Anybody!? Any input on this gun? Thank you!


----------



## niadhf (Jan 20, 2008)

I will go so far as to reply on this and another you mentioned. The G19
MP9c. I bought mine (barely) used. at first i liked it, but mine was the MA trigger (12lb pull). couldnot shoot it well. and yes i CAN shooot small semi autos well. I had mine up for sale. Now this after buying (and LOVING a use MP9 FS). Finally i put the Apex DCAEK in the 9c, WHOLE new gun. i dont think it wouold have needed (yes needed) this if it were not the MA compliant trigger. Now, the trigger and a grip wrap, it is one of my regular carry pistols. I shoot it regularly at my local (or any i attend) IDPA matches. I also shoot the MP9fs at these matches, and during the cooler months often carry that as i find the longer barrel more comfortable while IWB carrying. It hits my hip in a different spot and doesnt tweak a nerve like the 9c does sometimes.
What was i using when i decided (and later recinded) to sell the 9c? a Glock 19 3rd gen RTF2. NO other Glock locked in my hand like this finish does. I find i shoot very well with both the M&Ps and the G19. Both have been utterly reliable FOR ME. Not than anything mechanical cant break, but that is my experience. Given my choice, if i had to choose ONE of the two, i could not tell you which i would choose. I like the slightly longer grip of the Glock better, it is closer in length to my beloved 1911 Officer's model. But i find the M&Pc Mags easier to carry. especially as my mags are also concealed (in a Leatherman Nylon pouch) when i carry. The shorter mags, that in a non restricted state would hold 12, dont hold enough less foe me to worry about that. Here where i can only purchase 10 round mags, well i obviously like the 9c size mags better. BUT i also shoot DA revolvers a lot, and find that the G19 Grip anle is exactly the same as how i hold my hand while shooting them. Just the g 19 is SLIGHTLY bigger in the grip and when carrying under a tshirt, i like the slightly smaller m&p.. sometimes.

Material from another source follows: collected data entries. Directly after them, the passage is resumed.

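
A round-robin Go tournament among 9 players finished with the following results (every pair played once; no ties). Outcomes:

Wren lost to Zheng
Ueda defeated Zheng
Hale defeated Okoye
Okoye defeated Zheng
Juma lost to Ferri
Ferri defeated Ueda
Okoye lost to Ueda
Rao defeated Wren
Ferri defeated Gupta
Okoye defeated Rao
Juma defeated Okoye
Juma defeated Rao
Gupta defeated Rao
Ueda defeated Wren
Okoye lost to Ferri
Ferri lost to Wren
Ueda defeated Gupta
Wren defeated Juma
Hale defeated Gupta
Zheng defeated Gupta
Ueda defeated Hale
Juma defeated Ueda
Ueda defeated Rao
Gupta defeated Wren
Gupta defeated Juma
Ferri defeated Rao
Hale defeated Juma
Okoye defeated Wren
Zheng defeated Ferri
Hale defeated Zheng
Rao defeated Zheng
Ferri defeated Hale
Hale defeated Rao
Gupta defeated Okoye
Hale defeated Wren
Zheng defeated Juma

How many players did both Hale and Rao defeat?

2

Hale beat: Zheng, Wren, Rao, Juma, Okoye, Gupta.
Rao beat: Zheng, Wren.
Both beat: Zheng, Wren — 2.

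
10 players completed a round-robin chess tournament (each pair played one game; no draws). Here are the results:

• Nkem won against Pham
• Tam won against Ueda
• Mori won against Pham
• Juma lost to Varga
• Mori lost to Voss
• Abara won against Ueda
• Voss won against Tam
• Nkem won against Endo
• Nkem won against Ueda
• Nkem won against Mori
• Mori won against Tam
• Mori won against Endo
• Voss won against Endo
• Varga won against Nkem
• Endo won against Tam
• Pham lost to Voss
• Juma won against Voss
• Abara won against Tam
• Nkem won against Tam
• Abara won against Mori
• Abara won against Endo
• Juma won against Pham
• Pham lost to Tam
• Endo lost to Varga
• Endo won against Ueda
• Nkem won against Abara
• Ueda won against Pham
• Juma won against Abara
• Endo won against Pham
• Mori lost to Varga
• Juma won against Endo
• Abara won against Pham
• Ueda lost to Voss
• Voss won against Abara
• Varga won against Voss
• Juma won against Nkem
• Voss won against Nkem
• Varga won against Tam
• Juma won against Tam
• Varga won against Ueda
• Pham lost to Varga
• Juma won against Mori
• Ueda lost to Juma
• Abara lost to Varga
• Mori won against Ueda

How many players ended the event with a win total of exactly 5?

1

Win totals: Juma 8, Varga 9, Pham 0, Abara 5, Mori 4, Voss 7, Endo 3, Ueda 1, Tam 2, Nkem 6.
Exactly 5: Abara — 1 player.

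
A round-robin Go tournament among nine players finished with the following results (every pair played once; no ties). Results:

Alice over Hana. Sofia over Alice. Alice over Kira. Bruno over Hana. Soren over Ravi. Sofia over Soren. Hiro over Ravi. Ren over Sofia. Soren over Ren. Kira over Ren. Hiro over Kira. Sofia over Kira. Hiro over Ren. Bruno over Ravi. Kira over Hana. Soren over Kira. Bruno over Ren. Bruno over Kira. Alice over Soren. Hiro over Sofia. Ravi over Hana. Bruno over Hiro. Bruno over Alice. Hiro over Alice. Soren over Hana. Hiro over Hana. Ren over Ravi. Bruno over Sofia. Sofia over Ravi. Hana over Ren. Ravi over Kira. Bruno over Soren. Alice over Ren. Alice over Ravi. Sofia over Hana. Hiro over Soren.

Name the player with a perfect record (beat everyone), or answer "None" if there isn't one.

Bruno has 8 wins out of 8 opponents — a perfect record.

Bruno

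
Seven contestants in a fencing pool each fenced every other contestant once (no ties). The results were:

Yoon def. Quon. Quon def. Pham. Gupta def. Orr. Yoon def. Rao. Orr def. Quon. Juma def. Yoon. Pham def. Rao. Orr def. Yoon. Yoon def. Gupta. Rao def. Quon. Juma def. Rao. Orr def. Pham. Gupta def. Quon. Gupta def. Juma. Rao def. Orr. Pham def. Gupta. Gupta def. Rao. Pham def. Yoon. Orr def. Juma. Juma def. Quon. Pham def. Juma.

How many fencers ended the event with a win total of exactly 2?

1

Win totals: Yoon 3, Rao 2, Quon 1, Orr 4, Gupta 4, Juma 3, Pham 4.
Exactly 2: Rao — 1 fencer.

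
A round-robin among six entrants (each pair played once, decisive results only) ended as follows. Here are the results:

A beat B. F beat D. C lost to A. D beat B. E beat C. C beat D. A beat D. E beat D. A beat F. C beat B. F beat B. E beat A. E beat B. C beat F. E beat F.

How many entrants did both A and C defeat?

A beat: B, C, D, F.
C beat: B, D, F.
Both beat: B, D, F — 3.

3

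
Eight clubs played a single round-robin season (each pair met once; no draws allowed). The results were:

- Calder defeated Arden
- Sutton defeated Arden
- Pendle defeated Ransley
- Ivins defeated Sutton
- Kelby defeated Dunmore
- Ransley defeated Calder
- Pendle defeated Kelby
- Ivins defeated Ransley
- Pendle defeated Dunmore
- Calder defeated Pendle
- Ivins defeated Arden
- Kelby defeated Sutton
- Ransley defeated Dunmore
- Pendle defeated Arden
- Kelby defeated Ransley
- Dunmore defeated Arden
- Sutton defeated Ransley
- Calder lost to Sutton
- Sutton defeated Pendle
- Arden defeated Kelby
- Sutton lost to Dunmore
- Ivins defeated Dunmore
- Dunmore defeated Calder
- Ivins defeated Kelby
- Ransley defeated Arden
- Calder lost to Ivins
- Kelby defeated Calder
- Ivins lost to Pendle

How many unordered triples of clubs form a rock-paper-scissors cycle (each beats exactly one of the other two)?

12

Win totals: Kelby 4, Dunmore 3, Pendle 5, Sutton 4, Arden 1, Ransley 3, Calder 2, Ivins 6.
A club with w wins dominates both others in C(w,2) triples; summing gives 6 + 3 + 10 + 6 + 0 + 3 + 1 + 15 = 44 transitive triples.
Total triples C(8,3) = 56, so cyclic triples = 56 − 44 = 12.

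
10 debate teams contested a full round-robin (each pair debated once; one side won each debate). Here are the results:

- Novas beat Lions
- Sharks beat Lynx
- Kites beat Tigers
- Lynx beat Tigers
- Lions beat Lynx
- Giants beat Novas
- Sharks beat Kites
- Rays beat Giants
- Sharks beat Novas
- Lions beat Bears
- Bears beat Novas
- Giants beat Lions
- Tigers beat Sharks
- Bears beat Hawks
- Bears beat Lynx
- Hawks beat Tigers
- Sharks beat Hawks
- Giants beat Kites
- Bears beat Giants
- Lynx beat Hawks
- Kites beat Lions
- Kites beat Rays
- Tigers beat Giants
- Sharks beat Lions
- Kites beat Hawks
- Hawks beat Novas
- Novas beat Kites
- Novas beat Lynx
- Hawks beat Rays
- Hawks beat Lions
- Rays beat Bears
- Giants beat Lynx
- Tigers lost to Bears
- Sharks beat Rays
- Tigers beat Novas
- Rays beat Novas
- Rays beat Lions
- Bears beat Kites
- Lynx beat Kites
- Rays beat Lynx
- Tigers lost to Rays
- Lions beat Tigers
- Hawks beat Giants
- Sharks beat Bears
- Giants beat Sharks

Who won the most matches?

Sharks

Win totals: Bears 6, Sharks 7, Giants 5, Hawks 5, Rays 6, Kites 4, Novas 3, Lynx 3, Tigers 3, Lions 3.
Sharks leads with 7 wins (next highest: 6).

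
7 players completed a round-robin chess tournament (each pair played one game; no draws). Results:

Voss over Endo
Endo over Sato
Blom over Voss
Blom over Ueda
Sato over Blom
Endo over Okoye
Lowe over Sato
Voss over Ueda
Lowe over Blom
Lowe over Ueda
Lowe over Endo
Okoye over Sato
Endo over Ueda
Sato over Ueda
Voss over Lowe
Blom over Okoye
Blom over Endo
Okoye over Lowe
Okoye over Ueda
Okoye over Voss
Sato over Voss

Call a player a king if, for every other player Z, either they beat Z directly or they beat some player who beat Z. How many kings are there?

Voss reaches everyone (king).
Sato reaches everyone (king).
Endo reaches everyone (king).
Lowe reaches everyone (king).
Blom reaches everyone (king).
Okoye reaches everyone (king).
Ueda cannot reach Voss, Sato, Endo, Lowe, Blom, Okoye in two steps.
Kings: Voss, Sato, Endo, Lowe, Blom, Okoye — 6.

6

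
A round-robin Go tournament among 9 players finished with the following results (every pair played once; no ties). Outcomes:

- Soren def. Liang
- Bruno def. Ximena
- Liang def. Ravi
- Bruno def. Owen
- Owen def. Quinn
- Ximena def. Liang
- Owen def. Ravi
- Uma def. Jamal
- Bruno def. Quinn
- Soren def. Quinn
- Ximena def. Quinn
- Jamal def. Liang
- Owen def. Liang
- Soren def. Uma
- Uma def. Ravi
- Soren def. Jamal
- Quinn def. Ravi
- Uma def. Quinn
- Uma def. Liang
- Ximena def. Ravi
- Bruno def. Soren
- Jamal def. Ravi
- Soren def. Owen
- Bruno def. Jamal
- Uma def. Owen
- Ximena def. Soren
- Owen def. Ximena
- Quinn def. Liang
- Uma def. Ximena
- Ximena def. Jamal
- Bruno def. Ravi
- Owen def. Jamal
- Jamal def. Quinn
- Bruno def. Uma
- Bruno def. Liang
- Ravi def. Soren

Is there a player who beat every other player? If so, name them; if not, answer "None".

Bruno has 8 wins out of 8 opponents — a perfect record.

Bruno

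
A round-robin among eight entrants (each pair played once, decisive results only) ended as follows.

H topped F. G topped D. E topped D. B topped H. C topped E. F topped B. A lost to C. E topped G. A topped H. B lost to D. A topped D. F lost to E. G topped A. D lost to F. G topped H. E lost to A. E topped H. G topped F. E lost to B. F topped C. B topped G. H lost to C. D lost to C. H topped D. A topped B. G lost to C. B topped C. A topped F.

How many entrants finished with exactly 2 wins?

Win totals: A 5, B 4, C 5, D 1, E 4, F 3, G 4, H 2.
Exactly 2: H — 1 entrant.

1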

So how is that for too much info? i like both platforms about equally. Both have been great. I do find some glock parts easier (and often less expensive) to get, as they have been around longer. But that is a minor part for me.


----------



## twodogs (Oct 15, 2007)

I have the M&Pc. It has the apex kit it in, and it is a great gun. I traded my sig 239 for it, and I have no regrets. If money were no object, I would have kept the sig too.


----------



## Teuthis (Apr 9, 2008)

I had one. I was impressed with the reliablility and accuracy, as well as the fit of the pistol. I traded it away because it did not have a safety. Otherwise I prefered it to any Glock I had owned or shot. I thin you cannot do better than the M&P 9c overall. unless you are willing to consider a Browning Hi Power.


----------